Peu d’articles ces temps-ci, mais là, j’ai une sacrée bonne excuse : un congrès à Rome… où j’ai eu la chance incroyable de voir en personne le grand, l’immense, le génial… Ennio Morricone !
Morricone fait partie du « comité artistique » de la fac de lettre et philosophie de Rome et sa conférence était donnée dans le grand auditorium de la fac, qui porte d’ailleurs son nom… Morricone ne parle pas anglais, un comble tout de même pour un homme qui a une telle carrière internationale, mais sa communication et les questions qui suivaient étaient heureusement traduites. L’essentiel de sa communication et des questions concernaient – pas très étonnant – ses musiques de films. Il a d’abord parlé de ses rapports aux musiques de films, de périodes de doutes, voire de crise, qu’il a connu, les studios n’acceptant pas toujours qu’il expérimente. Il s’est particulièrement étendu sur un projet qu’il avait avec Pasolini : faire des musiques de films… sans films. Il a terminé par la lecture d’un texte de Pasolini.
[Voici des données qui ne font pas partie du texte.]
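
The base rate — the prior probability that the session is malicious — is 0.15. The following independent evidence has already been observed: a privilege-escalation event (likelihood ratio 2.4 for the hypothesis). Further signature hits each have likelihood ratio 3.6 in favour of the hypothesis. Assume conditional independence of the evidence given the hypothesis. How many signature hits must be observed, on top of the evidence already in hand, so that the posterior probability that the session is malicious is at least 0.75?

Prior odds = 0.15/0.85 = 3/17.
Bayes factor of the evidence already in hand = 2.4.
Odds after that evidence = (3/17) × 2.4 = 36/85.
Target odds = 0.75/0.25 = 3.
Need 3.6ⁿ ≥ 3 ÷ (36/85) = 85/12.
3.6¹ = 3.6 falls short of 85/12 but 3.6² = 12.96 reaches it, so n = 2.

2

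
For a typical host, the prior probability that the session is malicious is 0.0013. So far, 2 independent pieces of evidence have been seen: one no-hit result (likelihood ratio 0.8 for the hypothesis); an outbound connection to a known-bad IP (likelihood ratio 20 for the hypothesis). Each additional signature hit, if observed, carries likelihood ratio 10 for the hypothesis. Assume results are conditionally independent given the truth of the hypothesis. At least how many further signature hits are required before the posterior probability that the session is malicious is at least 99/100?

4

Prior odds = 0.0013/0.9987 = 13/9987.
Combined Bayes factor of the evidence already in hand = 0.8 × 20 = 16.
Odds after that evidence = (13/9987) × 16 = 208/9987.
Target odds = 0.99/0.01 = 99.
Need 10ⁿ ≥ 99 ÷ (208/9987) = 988713/208.
10³ = 1000 falls short of 988713/208 but 10⁴ = 10000 reaches it, so n = 4.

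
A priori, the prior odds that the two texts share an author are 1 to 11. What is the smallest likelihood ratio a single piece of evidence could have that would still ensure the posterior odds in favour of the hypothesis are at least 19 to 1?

Prior odds = 1/11.
Target odds = 19.
Required Bayes factor = 19 ÷ (1/11) = 209.

209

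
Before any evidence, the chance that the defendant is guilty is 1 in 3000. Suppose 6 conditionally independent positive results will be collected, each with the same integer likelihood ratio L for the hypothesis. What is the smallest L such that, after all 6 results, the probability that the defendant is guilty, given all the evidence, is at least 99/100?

Prior odds = (1/3000)/(2999/3000) = 1/2999.
Target odds = 0.99/0.01 = 99.
Need L⁶ ≥ 99 ÷ (1/2999) = 296901.
8⁶ = 262144 < 296901 ≤ 531441 = 9⁶, so L = 9.

9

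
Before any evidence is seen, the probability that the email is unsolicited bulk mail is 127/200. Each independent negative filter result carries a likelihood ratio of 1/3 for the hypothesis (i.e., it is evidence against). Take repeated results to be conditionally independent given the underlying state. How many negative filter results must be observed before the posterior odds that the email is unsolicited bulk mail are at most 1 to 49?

5

Prior odds = 0.635/0.365 = 127/73.
Likelihood ratio per negative filter result = 1/3.
Target odds = 1/49.
Require (1/3)ⁿ ≤ 1/49 ÷ (127/73) = 73/6223.
(1/3)⁴ = 1/81 is still above 73/6223 but (1/3)⁵ = 1/243 is at or below it, so n = 5.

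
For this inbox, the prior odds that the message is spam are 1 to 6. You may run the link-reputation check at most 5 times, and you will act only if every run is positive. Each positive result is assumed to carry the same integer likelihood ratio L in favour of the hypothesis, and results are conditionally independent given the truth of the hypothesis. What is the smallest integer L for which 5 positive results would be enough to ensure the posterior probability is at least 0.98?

4

Prior odds = 1/6.
Target odds = 0.98/0.02 = 49.
Need L⁵ ≥ 49 ÷ (1/6) = 294.
3⁵ = 243 < 294 ≤ 1024 = 4⁵, so L = 4.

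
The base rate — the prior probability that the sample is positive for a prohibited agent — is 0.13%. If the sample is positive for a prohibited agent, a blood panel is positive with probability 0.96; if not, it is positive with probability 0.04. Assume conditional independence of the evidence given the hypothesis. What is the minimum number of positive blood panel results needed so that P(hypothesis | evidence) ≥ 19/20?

4

Prior odds: 0.0013 ÷ 0.9987 = 13/9987.
Likelihood ratio of a positive = 0.96/0.04 = 24.
Target odds: 0.95 ÷ 0.05 = 19.
Require 24ⁿ ≥ 19 ÷ (13/9987) = 189753/13.
24³ = 13824 falls short of 189753/13 but 24⁴ = 331776 reaches it, so n = 4.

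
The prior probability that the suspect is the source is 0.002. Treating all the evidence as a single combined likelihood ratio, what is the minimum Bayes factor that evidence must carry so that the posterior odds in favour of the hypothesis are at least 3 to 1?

1497

Prior odds = 0.002/0.998 = 1/499.
Target odds = 3.
Required Bayes factor = 3 ÷ (1/499) = 1497.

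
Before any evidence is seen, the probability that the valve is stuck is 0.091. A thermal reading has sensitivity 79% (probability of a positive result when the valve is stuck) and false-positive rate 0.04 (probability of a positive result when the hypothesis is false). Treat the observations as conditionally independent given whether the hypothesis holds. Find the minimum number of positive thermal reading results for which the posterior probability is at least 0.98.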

Après… ce furent au tour des questions. Bien évidemment, je crevais d’envie de lui en poser. Ils étaient 6 ou 7 à y aller de leurs questions, souvent assez longues, avec des réponses aussi généreuses de Morricone (sans compter qu’il fallait lui traduire les questions puis traduire ensuite ses réponses). J’arrive enfin à chopper le micro, j’ai ma question bien en tête… quand le directeur-traducteur de la séance se tourne vers Morricone et lui demande s’il veut arrêter là (il a tout de même 78 ans). Morricone répond que oui, je suis dépité mais lève malgré tout le micro, le directeur de séance me voit, demande à Morricone s’il accepterait encore une petite question, Morricone répond « oui, mais une toute petite ». Du coup, je suis un peu mal à l’aise puisque ma question était à rallonge et concernait en plus sa collaboration avec Leone - le genre de questions dont il est peut-être un peu lassé car on doit lui rabattre systématiquement les oreilles avec Leone. J’allais tout de même pas changer au dernier moment pour le premier truc qui me passe par la tête, du style « Il est sympa, Clint Eastwood ? » donc je lui pose quand même (elle concernait la musique qui transcende le visuel et propose un autre sens au film, notamment The Ecstasy of gold dans le bon, la brute et et le truand). A la fin de mon interminable question, il ironise sur « c’était ça la question brève ? », explique 2-3 trucs, chantonne le thème du film (inspiré par le cri du coyote) et, divine surprise, alors qu’on n'y croyait plus, il va se mettre derrière le piano, sous les applaudissements, et nous joue un autre extrait du film. Bref, j’ai donc l’honneur à la fois d’avoir légèrement emmerdé « il maestro Morricone », et de l’avoir fait lever de sa chaise pour nous (enfin, je préfère penser « me ») jouer un bout de Le bon, la brute et le truand, un des films qui a le plus marqué mon enfance.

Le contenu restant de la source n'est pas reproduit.